Function wbCOUNTIF(ref, val As String)
Dim addr As String, wks As Worksheet
Dim i As Integer, cnt As Integer
Dim ShCount As Integer, str As Variant

addr = ref.Range("A1").Address
i = 1
ShCount = ThisWorkbook.Sheets.Count
On Error Resume Next
For i = 2 To ShCount
Set wks = Worksheets(i)
With wks
str = wks.Range(addr).Value
If LCase(str) = LCase(val) Then
cnt = cnt + 1
End If
End With
Next i

wbCOUNTIF = cnt
End Function

(see Figure 1 below)

Figure 1. 


2019-11-06 14:46:24

J. Woolley

@Paul
Because you originally said "no macros" I assume you don't want a VBA user-defined function (which would be easy to specify). In other words, you want something that can be saved in an XLSX file, not XLSM or XLSB.
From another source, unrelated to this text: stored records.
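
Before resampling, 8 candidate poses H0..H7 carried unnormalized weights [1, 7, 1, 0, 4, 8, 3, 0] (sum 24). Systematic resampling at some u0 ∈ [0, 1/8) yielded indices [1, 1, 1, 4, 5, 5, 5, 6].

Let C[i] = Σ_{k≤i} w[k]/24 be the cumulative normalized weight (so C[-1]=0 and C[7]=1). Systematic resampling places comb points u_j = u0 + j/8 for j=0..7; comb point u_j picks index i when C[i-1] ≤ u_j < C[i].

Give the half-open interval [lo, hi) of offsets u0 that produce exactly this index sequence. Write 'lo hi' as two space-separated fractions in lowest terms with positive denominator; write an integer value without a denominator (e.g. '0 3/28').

C = [1/24, 1/3, 3/8, 3/8, 13/24, 7/8, 1, 1]
j=0 picked index 1: u0 ∈ [1/24, 1/3)
j=1 picked index 1: u0 ∈ [-1/12, 5/24)
j=2 picked index 1: u0 ∈ [-5/24, 1/12)
j=3 picked index 4: u0 ∈ [0, 1/6)
j=4 picked index 5: u0 ∈ [1/24, 3/8)
j=5 picked index 5: u0 ∈ [-1/12, 1/4)
j=6 picked index 5: u0 ∈ [-5/24, 1/8)
j=7 picked index 6: u0 ∈ [0, 1/8)
intersection: [1/24, 1/12)

1/24 1/12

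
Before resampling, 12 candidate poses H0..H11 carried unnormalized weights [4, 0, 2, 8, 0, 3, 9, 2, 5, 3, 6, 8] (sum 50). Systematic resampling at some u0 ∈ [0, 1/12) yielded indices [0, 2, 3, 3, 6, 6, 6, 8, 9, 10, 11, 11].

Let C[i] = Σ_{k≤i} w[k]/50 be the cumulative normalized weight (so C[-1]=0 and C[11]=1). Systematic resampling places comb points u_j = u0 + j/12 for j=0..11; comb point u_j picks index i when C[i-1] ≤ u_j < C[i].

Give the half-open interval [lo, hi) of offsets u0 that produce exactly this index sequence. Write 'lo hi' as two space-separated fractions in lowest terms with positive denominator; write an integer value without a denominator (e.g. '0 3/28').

1/150 1/50

C = [2/25, 2/25, 3/25, 7/25, 7/25, 17/50, 13/25, 14/25, 33/50, 18/25, 21/25, 1]
j=0 picked index 0: u0 ∈ [0, 2/25)
j=1 picked index 2: u0 ∈ [-1/300, 11/300)
j=2 picked index 3: u0 ∈ [-7/150, 17/150)
j=3 picked index 3: u0 ∈ [-13/100, 3/100)
j=4 picked index 6: u0 ∈ [1/150, 14/75)
j=5 picked index 6: u0 ∈ [-23/300, 31/300)
j=6 picked index 6: u0 ∈ [-4/25, 1/50)
j=7 picked index 8: u0 ∈ [-7/300, 23/300)
j=8 picked index 9: u0 ∈ [-1/150, 4/75)
j=9 picked index 10: u0 ∈ [-3/100, 9/100)
j=10 picked index 11: u0 ∈ [1/150, 1/6)
j=11 picked index 11: u0 ∈ [-23/300, 1/12)
intersection: [1/150, 1/50)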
First create a list of all your sheet names. For example, put this formula in cell A1
="Sheet("&ROWS($A$1:A1)&")"
then duplicate that formula down the column (range A1:A200).
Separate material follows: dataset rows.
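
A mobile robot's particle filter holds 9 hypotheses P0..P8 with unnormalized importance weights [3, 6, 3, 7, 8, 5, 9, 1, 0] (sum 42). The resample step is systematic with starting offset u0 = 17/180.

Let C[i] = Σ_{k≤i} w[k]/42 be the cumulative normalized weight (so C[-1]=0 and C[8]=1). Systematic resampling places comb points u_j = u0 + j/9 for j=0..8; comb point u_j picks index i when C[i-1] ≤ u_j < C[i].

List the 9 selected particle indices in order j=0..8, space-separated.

1 1 3 3 4 5 5 6 7

C = [1/14, 3/14, 2/7, 19/42, 9/14, 16/21, 41/42, 1, 1]
j=0: u_0=17/180 ∈ [1/14, 3/14) → index 1
j=1: u_1=37/180 ∈ [1/14, 3/14) → index 1
j=2: u_2=19/60 ∈ [2/7, 19/42) → index 3
j=3: u_3=77/180 ∈ [2/7, 19/42) → index 3
j=4: u_4=97/180 ∈ [19/42, 9/14) → index 4
j=5: u_5=13/20 ∈ [9/14, 16/21) → index 5
j=6: u_6=137/180 ∈ [9/14, 16/21) → index 5
j=7: u_7=157/180 ∈ [16/21, 41/42) → index 6
j=8: u_8=59/60 ∈ [41/42, 1) → index 7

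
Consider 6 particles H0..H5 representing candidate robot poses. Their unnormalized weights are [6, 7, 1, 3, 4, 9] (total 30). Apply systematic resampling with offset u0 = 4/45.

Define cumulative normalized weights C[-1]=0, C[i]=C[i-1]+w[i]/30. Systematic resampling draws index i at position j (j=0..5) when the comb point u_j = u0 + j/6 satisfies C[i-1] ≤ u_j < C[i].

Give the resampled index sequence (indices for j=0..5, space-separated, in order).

0 1 1 4 5 5

C = [1/5, 13/30, 7/15, 17/30, 7/10, 1]
j=0: u_0=4/45 ∈ [0, 1/5) → index 0
j=1: u_1=23/90 ∈ [1/5, 13/30) → index 1
j=2: u_2=19/45 ∈ [1/5, 13/30) → index 1
j=3: u_3=53/90 ∈ [17/30, 7/10) → index 4
j=4: u_4=34/45 ∈ [7/10, 1) → index 5
j=5: u_5=83/90 ∈ [7/10, 1) → index 5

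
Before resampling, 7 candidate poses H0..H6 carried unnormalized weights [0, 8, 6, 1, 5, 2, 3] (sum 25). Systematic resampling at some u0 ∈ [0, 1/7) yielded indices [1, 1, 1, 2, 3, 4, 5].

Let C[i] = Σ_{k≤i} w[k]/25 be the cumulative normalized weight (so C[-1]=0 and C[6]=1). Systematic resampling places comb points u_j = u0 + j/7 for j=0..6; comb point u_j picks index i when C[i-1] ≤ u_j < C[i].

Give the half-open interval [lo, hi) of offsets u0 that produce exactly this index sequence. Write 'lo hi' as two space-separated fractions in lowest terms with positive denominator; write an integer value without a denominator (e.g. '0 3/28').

0 4/175

C = [0, 8/25, 14/25, 3/5, 4/5, 22/25, 1]
j=0 picked index 1: u0 ∈ [0, 8/25)
j=1 picked index 1: u0 ∈ [-1/7, 31/175)
j=2 picked index 1: u0 ∈ [-2/7, 6/175)
j=3 picked index 2: u0 ∈ [-19/175, 23/175)
j=4 picked index 3: u0 ∈ [-2/175, 1/35)
j=5 picked index 4: u0 ∈ [-4/35, 3/35)
j=6 picked index 5: u0 ∈ [-2/35, 4/175)
intersection: [0, 4/175)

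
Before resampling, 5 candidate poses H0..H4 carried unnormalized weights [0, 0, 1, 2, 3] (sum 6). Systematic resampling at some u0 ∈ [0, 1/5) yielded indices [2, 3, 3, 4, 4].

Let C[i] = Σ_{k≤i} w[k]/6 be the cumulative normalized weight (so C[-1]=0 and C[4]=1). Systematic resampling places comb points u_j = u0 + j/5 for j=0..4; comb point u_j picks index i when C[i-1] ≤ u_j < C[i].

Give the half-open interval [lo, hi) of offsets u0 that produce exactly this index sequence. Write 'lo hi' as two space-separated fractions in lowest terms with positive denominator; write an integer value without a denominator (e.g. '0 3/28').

0 1/10

C = [0, 0, 1/6, 1/2, 1]
j=0 picked index 2: u0 ∈ [0, 1/6)
j=1 picked index 3: u0 ∈ [-1/30, 3/10)
j=2 picked index 3: u0 ∈ [-7/30, 1/10)
j=3 picked index 4: u0 ∈ [-1/10, 2/5)
j=4 picked index 4: u0 ∈ [-3/10, 1/5)
intersection: [0, 1/10)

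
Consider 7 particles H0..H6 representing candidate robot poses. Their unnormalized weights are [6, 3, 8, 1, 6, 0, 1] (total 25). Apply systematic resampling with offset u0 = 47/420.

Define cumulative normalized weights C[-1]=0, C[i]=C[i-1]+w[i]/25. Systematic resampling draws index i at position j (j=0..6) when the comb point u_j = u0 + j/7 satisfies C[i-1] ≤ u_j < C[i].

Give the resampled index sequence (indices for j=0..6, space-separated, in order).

C = [6/25, 9/25, 17/25, 18/25, 24/25, 24/25, 1]
j=0: u_0=47/420 ∈ [0, 6/25) → index 0
j=1: u_1=107/420 ∈ [6/25, 9/25) → index 1
j=2: u_2=167/420 ∈ [9/25, 17/25) → index 2
j=3: u_3=227/420 ∈ [9/25, 17/25) → index 2
j=4: u_4=41/60 ∈ [17/25, 18/25) → index 3
j=5: u_5=347/420 ∈ [18/25, 24/25) → index 4
j=6: u_6=407/420 ∈ [24/25, 1) → index 6

0 1 2 2 3 4 6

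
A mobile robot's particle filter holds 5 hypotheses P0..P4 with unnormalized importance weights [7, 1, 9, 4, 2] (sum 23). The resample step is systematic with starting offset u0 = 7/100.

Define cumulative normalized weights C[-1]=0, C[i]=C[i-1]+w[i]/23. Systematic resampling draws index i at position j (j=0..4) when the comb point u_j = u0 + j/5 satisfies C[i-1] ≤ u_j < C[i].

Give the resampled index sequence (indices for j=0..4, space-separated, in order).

0 0 2 2 3

C = [7/23, 8/23, 17/23, 21/23, 1]
j=0: u_0=7/100 ∈ [0, 7/23) → index 0
j=1: u_1=27/100 ∈ [0, 7/23) → index 0
j=2: u_2=47/100 ∈ [8/23, 17/23) → index 2
j=3: u_3=67/100 ∈ [8/23, 17/23) → index 2
j=4: u_4=87/100 ∈ [17/23, 21/23) → index 3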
With the sheet names in A1:A200, these formulas will count the number of sheets that have "r", "l", or "c" in cell K16
=SUMPRODUCT(COUNTIF(INDIRECT("'"&A1:A200&"'!K16"),"r"))
=SUMPRODUCT(COUNTIF(INDIRECT("'"&A1:A200&"'!K16"),"l"))
=SUMPRODUCT(COUNTIF(INDIRECT("'"&A1:A200&"'!K16"),"c"))


2019-11-06 09:02:02

Paul

J. Wooley thank you for your response. This isn’t the problem I’m having. My workbook contains 200 worksheets (each named sheet(1), sheet(2), etc.) containing data and 2 summary pages that collect information from the worksheets. One of the formulas I created in a summary worksheet to total the number of items sold is =SUM(’Sheet(1):Sheet(200)'!F12), where the number is entered in cell F12 on each worksheet. This gives me an instant update when something is sold. I have also used the MAX and MIN functions in a similar fashion for ordering purposes. I keep items stored in 3 sections of a small warehouse that I identify with an r for right side, l for left side, and c for center. This letter (r, l, or c) is located in cell k16 of each worksheet. I want to be able to count the number items I have in each section by simply counting the number r’s, the number of l’s, and the number of c’s using a formula structure similar to what I used above. A formula for each letter would be satisfactory rather than one formula that tries to count each.


2019-11-05 13:10:18

J. Woolley

@Paul
Assuming the specific text character you want to count is in cell A1 (for example, cell A1 contains the text character r) and you want to count the number of times that character appears in cell A5, use the following formula for a count that is alphabetic case sensitive:

=LEN(A5)-LEN(SUBSTITUTE(A5,A1,""))

To ignore alphabetic case, use the following formula:

=LEN(A5)-LEN(SUBSTITUTE(UPPER(A5),UPPER(A1),""))


2019-11-04 14:19:20

Paul

I have a workbook that contains 200 worksheets (sheet(1), sheet(2), etc.) I am trying to find a formula (no macros) that will enable me to count the total number of times a specific text character ( r for example) appears in a specific cell (a5). There are 5 letters that could be in the cell. I have tried variations on "counter", but I can't seem to get the syntax correct.


2016-04-23 05:58:48

Michael (Micky) Avidan

@Amy,
1. Although we don't deal with "life danger" - one should avoid using Absolute references if he deals with a SINGLE formula.
2. the following "shorten" formula will return the same result:
=COUNTIF(A2:B200,"=")
--------------------------
Michael (Micky) Avidan
“Microsoft® Answers" - Wiki author & Forums Moderator
“Microsoft®” MVP – Excel (2009-2016)
ISRAEL


2016-04-22 17:07:18

Amy

Just change the formula such as
=COUNTIF($A$2:$B$200,"="&"")


2016-04-21 16:12:12

Rundor

Is there a way to COUNTIF cells are blank?


2016-04-17 06:25:17

Willy Vanhaelen

@Dave
You're right. This construction is only needed for not equal for instance:
=COUNTIF($A$2:$B$200,"<>"&E2).


2016-04-16 06:45:28

Dave

in the formula
=COUNTIF($A$2:$B$200,"="&$E2)
what is the purpose of "="& as the formula works perfectly well without it?